Timeless Materials

In the Big Horn Basin, an extensive repository of movement, time, and space has collected. One can see the earth’s stacked geologic past. Trapped and sealed beneath salt, sediments, and time, oil, gas, and coal reside. They are the degradation of materials lost, the transformation of a previous world giving life to the next. Each source of heat bringing material revolutions and societal transformations. First peoples have crafted the earth, artifacts turned to relics with time. These light the experience and memory of place and people. Human touch is tied to geology, geography, and process. Clays are remains of a world unknown.

MIT OPTIONS STUDIO - A Carbon Institute in Big Horn Basin, WY

Taught By Mark Goulthorpe

Spring 2021

Sheeps Head Anticline is a fold that has been rubbed raw, brushed away by wind and water. Its erasure reveals a colorful stratum, a geologic record with layers giving way to a ghost. Sediments express time of settling, rate of crystallization, and conditions of metamorphization. 

Geologic memory is articulated through materiality and form, provoking connection and questioning linear time. How can time be collapsed, rumpled, and pinched to generate relationships across space and time. Connection between geologic material events, extractive practices, and making with the earth exposes eloquently thin ceramic composites, spatializing materiality and time.

Non-metallic and non-organic, clay is swirled into a slurry, whose phase change gives way to structure. It is strong in compression and weak in tension and shear. That is, until, reunited with a sibling that it once trapped and hugged to the earth’s core. Just as horsehair has held plaster, straw has reinforced clay, and wattle lattices have supported daub, carbon nanotubes strengthen ceramic construction. They extend into the landscape just as the vault itself reflects the earth from which it rises. Sediments and nanotubes once nestled and entangled within the pores of one another beneath the earth are once again strengthened and embedded, enclosing space on the earth’s surface.

Hydrocarbons are pyrolyzed into carbon nanotubes, deployed along isocurves, and cloaked in clay. These materials meld as timeless as the sculpted figures and vessels of times past. They are reunited and strengthened through heat, fusing and sintering. Clay becomes matrix and matrix becomes ceramic; a material born from fire.

Collapsing the formation of Wyoming oil and bentonite clays takes shape as a compressed salt dome, where oil was once trapped before extracted. Processes of weathering are reflected in form, gradients are engaged, and structures dictated by pigmented sensibilities. The first peoples existence for 10 thousand years yields a clay vault formed over timber and tree thinnings, hardened through their burning and disappearance, giving space to study past peoples, their traditional knowledge, and understanding of working with the earth.

The discovery and extraction of hydrocarbons gives way to a space that requires geologic understanding. The hands will collect a repository of minerals and sediments for geologic learning and cultivation of material intelligence.
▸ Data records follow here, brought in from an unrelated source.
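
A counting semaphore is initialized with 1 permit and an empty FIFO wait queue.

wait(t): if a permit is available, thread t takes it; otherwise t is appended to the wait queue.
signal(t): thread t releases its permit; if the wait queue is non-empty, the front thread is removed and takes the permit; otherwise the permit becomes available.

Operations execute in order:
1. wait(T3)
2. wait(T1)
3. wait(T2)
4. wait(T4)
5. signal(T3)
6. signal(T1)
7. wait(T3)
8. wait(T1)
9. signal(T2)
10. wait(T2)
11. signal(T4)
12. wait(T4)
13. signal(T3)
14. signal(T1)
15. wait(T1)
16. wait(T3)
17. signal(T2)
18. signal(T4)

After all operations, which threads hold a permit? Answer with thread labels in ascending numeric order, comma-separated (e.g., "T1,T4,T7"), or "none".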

Spaces emerge for the study of the earth’s processes, its formations, its stewardship, and its material deployment. Facilitation of earth system understanding yields an outpost for geologic field camps, facilities for collection, safe-keeping, and making.

The pressure of extractive industries, the consequential removal of Native Nations, and the impending doom of climate change yields structural optimization through carbon-ceramic composites. A disproportionate burden of popular practices of environmental degradation falls on those of minoritized populations, often Native Nations, descendants of these lands. One must pass through a sinuous curve of acknowledgment for past stewards of these lands prior to contemplating the innovative deployment of carbon as a tool in the battle against a warming planet, material depletion, extraction, and the prioritization of economic output.

The institute will promote a logic of feedback systems. Acts of removal will be countered with gifts to the landscape. The loop, the process, is the point. The institute stimulates a timeless way of building. Within this institute, one ponders how to dwell, how to embrace environment, materiality, and connection. Relationships form with earthly memories of timescales beyond that of human life. One can feel rooted in the geologic process and human presence in the landscape. The material culture of clay emerges not only in the architecture, but the programs that take place here. Building is a reflection on community values, constructing a material culture sensibility, and cultivating an ethos of reciprocity.